The fighting between Saudi-backed pro-government forces and Shiite Houthis and their allies killed at least 21 rebels and 15 loyalists, the sources said.

New festivities broke out when loyalist forces tried to take back a presidential palace on a hill overlooking the city's east.

Loyalists control the center of Taez, encircled by the Houthis and allied forces loyal to ousted president President-for-Life Ali Abdullah Saleh
... Saleh initially took power as a strongman of North Yemen in 1977, when disco was in flower, but he didn't invite Donna Summer to the inauguration and Blondie couldn't make it...
.

The city in central Yemen
...an area of the Arabian Peninsula sometimes mistaken for a country. It is populated by more antagonistic tribes and factions than you can keep track of.
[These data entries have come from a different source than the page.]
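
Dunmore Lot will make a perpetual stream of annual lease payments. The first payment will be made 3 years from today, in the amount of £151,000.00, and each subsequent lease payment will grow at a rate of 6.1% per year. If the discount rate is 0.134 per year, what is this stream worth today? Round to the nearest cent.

£1608525.60

Value at end of year 2: C₁ / (r − g) = £151,000.00 / (0.134 − 0.061) = £2,068,493.1507
Discount to today: PV = £2,068,493.1507 / (1 + 0.134)^2 = £2,068,493.1507 / 1.285956 = £1,608,525.60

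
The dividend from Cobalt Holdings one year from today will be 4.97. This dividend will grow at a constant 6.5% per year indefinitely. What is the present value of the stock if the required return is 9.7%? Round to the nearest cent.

Growing perpetuity: P = D₁ / (r − g) = 4.9700 / (0.097 − 0.065) = 155.31

155.31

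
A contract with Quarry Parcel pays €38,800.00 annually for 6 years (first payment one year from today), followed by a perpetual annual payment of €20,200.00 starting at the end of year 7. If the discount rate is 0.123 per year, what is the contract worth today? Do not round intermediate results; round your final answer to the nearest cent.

€240054.45

PV of 6-year annuity: €38,800.00 × [1 − (1+0.123)^−6] / 0.123 = 158176.36148
Perpetuity value at year 6: €20,200.00 / 0.123 = 164227.64228
PV of perpetuity: 164227.64228 / (1+0.123)^6 = 81878.09326
Total PV = 158176.36148 + 81878.09326 = 240054.45474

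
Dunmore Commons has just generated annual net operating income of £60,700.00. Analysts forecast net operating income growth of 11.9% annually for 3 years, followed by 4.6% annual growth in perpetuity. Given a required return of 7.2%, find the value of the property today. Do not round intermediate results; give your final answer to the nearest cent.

D_1 = 67923.30000
D_2 = 76006.17270
D_3 = 85050.90725
Terminal value at year 3: TV = D_3×(1+g_2)/(r−g_2) = 88963.24898/0.026 = 3421663.42249
P_0 = D_1/(1+r)^1 + D_2/(1+r)^2 + D_3/(1+r)^3 + TV/(1+r)^3
    = 63361.28731 + 66139.25420 + 69039.01628 + 2777492.73184 = 2976032.28964

£2976032.29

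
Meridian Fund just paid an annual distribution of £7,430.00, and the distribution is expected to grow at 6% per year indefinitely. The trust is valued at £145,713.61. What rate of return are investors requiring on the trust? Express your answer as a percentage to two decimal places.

D₁ = £7,430.00 × 1.06 = £7,875.8000
P = D₁/(r − g) ⇒ r = D₁/P + g = £7,875.8000/£145,713.61 + 0.06 = 0.054050 + 0.06 = 0.114050

11.40%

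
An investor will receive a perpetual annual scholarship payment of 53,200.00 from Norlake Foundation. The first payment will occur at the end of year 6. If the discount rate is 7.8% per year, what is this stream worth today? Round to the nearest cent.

468514.70

Value at end of year 5: C / r = 53,200.00 / 0.078 = 682,051.2821
Discount to today: PV = 682,051.2821 / (1 + 0.078)^5 = 682,051.2821 / 1.455773 = 468,514.70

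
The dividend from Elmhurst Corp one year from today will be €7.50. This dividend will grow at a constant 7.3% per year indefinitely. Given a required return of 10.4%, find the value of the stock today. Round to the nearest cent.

Growing perpetuity: P = D₁ / (r − g) = €7.5000 / (0.104 − 0.073) = €241.94

€241.94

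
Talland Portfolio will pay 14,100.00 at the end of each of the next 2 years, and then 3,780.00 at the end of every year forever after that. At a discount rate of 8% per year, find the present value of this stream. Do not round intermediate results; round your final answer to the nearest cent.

65653.29

PV of 2-year annuity: 14,100.00 × [1 − (1+0.08)^−2] / 0.08 = 25144.03292
Perpetuity value at year 2: 3,780.00 / 0.08 = 47250.00000
PV of perpetuity: 47250.00000 / (1+0.08)^2 = 40509.25926
Total PV = 25144.03292 + 40509.25926 = 65653.29218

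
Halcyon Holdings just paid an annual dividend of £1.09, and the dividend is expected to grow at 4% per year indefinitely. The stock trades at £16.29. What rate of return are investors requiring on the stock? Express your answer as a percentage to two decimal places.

10.96%

D₁ = £1.09 × 1.04 = £1.1336
P = D₁/(r − g) ⇒ r = D₁/P + g = £1.1336/£16.29 + 0.04 = 0.069589 + 0.04 = 0.109589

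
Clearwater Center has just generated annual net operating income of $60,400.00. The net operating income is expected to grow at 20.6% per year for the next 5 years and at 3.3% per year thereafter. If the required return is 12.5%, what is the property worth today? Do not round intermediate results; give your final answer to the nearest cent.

D_1 = 72842.40000
D_2 = 87847.93440
D_3 = 105944.60889
D_4 = 127769.19832
D_5 = 154089.65317
Terminal value at year 5: TV = D_5×(1+g_2)/(r−g_2) = 159174.61172/0.092 = 1730158.82310
P_0 = D_1/(1+r)^1 + D_2/(1+r)^2 + D_3/(1+r)^3 + D_4/(1+r)^4 + D_5/(1+r)^5 + TV/(1+r)^5
    = 64748.80000 + 69410.71360 + 74408.28498 + 79765.68150 + 85508.81057 + 960115.23168 = 1333957.52232

$1333957.52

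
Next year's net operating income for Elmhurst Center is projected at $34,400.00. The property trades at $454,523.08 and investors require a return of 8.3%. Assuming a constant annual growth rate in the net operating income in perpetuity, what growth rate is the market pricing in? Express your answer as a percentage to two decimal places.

P = D₁/(r−g) ⇒ g = r − D₁/P = 0.083 − $34,400.00/$454,523.08 = 0.007316

0.73%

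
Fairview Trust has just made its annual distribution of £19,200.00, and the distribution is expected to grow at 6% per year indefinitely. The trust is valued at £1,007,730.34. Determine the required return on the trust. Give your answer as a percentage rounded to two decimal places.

8.02%

D₁ = £19,200.00 × 1.06 = £20,352.0000
P = D₁/(r − g) ⇒ r = D₁/P + g = £20,352.0000/£1,007,730.34 + 0.06 = 0.020196 + 0.06 = 0.080196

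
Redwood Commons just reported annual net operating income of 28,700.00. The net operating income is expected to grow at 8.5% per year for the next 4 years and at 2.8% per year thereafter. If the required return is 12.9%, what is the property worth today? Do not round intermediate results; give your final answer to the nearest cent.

D_1 = 31139.50000
D_2 = 33786.35750
D_3 = 36658.19789
D_4 = 39774.14471
Terminal value at year 4: TV = D_4×(1+g_2)/(r−g_2) = 40887.82076/0.101 = 404829.90851
P_0 = D_1/(1+r)^1 + D_2/(1+r)^2 + D_3/(1+r)^3 + D_4/(1+r)^4 + TV/(1+r)^4
    = 27581.48804 + 26506.56734 + 25473.53903 + 24480.77046 + 249170.61416 = 353212.97902

353212.98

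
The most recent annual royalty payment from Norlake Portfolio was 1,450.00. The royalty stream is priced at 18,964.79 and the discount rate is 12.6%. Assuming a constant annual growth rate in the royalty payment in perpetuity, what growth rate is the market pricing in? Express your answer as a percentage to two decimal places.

4.60%

P = D₀(1+g)/(r−g) ⇒ P(r−g) = D₀(1+g) ⇒ g(P+D₀) = P·r − D₀
g = (P·r − D₀)/(P + D₀) = (18,964.79×0.126 − 1,450.00) / (18,964.79 + 1,450.00) = 0.046024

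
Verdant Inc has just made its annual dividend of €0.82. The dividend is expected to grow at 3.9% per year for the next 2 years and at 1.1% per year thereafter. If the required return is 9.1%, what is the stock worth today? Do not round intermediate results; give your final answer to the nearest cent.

€10.92

D_1 = 0.85198
D_2 = 0.88521
Terminal value at year 2: TV = D_2×(1+g_2)/(r−g_2) = 0.89494/0.08 = 11.18681
P_0 = D_1/(1+r)^1 + D_2/(1+r)^2 + TV/(1+r)^2
    = 0.78092 + 0.74370 + 9.39846 = 10.92307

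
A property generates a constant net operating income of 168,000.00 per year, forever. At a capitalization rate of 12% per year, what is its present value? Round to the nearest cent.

Level perpetuity: PV = C / r = 168,000.00 / 0.12 = 1,400,000.00

1400000.00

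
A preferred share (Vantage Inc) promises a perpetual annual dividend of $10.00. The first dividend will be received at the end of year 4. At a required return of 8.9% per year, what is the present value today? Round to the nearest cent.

$87.00

Value at end of year 3: C / r = $10.00 / 0.089 = $112.3596
Discount to today: PV = $112.3596 / (1 + 0.089)^3 = $112.3596 / 1.291468 = $87.00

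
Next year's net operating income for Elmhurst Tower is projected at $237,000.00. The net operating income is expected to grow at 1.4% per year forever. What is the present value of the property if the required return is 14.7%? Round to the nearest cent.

$1781954.89

Growing perpetuity: P = D₁ / (r − g) = $237,000.0000 / (0.147 − 0.014) = $1,781,954.89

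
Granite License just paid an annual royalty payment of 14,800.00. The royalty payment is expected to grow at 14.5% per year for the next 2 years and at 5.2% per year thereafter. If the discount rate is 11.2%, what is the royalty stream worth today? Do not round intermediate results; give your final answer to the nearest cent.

D_1 = 16946.00000
D_2 = 19403.17000
Terminal value at year 2: TV = D_2×(1+g_2)/(r−g_2) = 20412.13484/0.06 = 340202.24733
P_0 = D_1/(1+r)^1 + D_2/(1+r)^2 + TV/(1+r)^2
    = 15239.20863 + 15691.45134 + 275123.44675 = 306054.10671

306054.11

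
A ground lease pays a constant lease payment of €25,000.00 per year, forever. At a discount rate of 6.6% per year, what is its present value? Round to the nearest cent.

€378787.88

Level perpetuity: PV = C / r = €25,000.00 / 0.066 = €378,787.88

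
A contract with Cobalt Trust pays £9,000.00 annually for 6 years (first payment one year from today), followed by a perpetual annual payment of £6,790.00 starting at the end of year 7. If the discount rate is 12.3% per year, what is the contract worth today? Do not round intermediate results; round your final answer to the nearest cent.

PV of 6-year annuity: £9,000.00 × [1 − (1+0.123)^−6] / 0.123 = 36690.39313
Perpetuity value at year 6: £6,790.00 / 0.123 = 55203.25203
PV of perpetuity: 55203.25203 / (1+0.123)^6 = 27522.38877
Total PV = 36690.39313 + 27522.38877 = 64212.78190

£64212.78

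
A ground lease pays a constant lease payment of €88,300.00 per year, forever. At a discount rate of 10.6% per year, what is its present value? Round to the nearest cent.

€833018.87

Level perpetuity: PV = C / r = €88,300.00 / 0.106 = €833,018.87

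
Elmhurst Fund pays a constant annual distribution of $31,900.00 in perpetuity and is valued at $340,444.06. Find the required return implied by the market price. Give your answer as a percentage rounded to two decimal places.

9.37%

P = C/r ⇒ r = C/P = $31,900.00/$340,444.06 = 0.093701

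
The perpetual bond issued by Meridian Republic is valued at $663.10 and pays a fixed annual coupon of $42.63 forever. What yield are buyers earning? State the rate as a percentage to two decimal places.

P = C/r ⇒ r = C/P = $42.63/$663.10 = 0.064289

6.43%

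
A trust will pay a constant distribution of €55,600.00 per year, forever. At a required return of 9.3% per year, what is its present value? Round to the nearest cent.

€597849.46

Level perpetuity: PV = C / r = €55,600.00 / 0.093 = €597,849.46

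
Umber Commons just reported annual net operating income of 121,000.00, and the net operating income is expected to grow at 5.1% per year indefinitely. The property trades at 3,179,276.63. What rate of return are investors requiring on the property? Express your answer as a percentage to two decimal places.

D₁ = 121,000.00 × 1.051 = 127,171.0000
P = D₁/(r − g) ⇒ r = D₁/P + g = 127,171.0000/3,179,276.63 + 0.051 = 0.040000 + 0.051 = 0.091000

9.10%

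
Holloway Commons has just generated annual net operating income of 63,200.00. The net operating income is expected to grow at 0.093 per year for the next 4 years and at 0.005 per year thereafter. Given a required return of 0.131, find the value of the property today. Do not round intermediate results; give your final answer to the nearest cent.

671953.42

D_1 = 69077.60000
D_2 = 75501.81680
D_3 = 82523.48576
D_4 = 90198.16994
Terminal value at year 4: TV = D_4×(1+g_2)/(r−g_2) = 90649.16079/0.126 = 719437.78403
P_0 = D_1/(1+r)^1 + D_2/(1+r)^2 + D_3/(1+r)^3 + D_4/(1+r)^4 + TV/(1+r)^4
    = 61076.56941 + 59024.48308 + 57041.34395 + 55124.83549 + 439686.18781 = 671953.41973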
Except for a tiny handfull of Jews everthing there is very Islamic...
has been a key battleground as forces loyal to President Abedrabbo Mansour Hadi seek to regain ground from the Iran-backed Huthis.

In a statement on Sunday, aid group Doctors Without Borders (MSF) said essential medical supplies it hoped to deliver to a besieged enclave of the city were being blocked.

"It is very frustrating that, after weeks of negotiations, we have made no progress in convincing officials of the need to provide impartial medical assistance to the victims of the ongoing fighting within this enclave," Karline Kleijer, MSF's emergency manager for Yemen, said.

She said that this was despite MSF's support to health facilities in Huthi-controlled areas.

Only six of 20 hospitals in the city of more than 600,000 continue to function due to the conflict, and often only partially, MSF said.

"They lack staff, fuel and essential medicines, and are overwhelmed by the high numbers of maimed seeking to access their emergency services on a daily basis," it said.

Intensifying fighting has left Taez in a desperate situation, with closed hospitals and acute shortages of medicine, food, water and fuel, the Red Thingy said this week.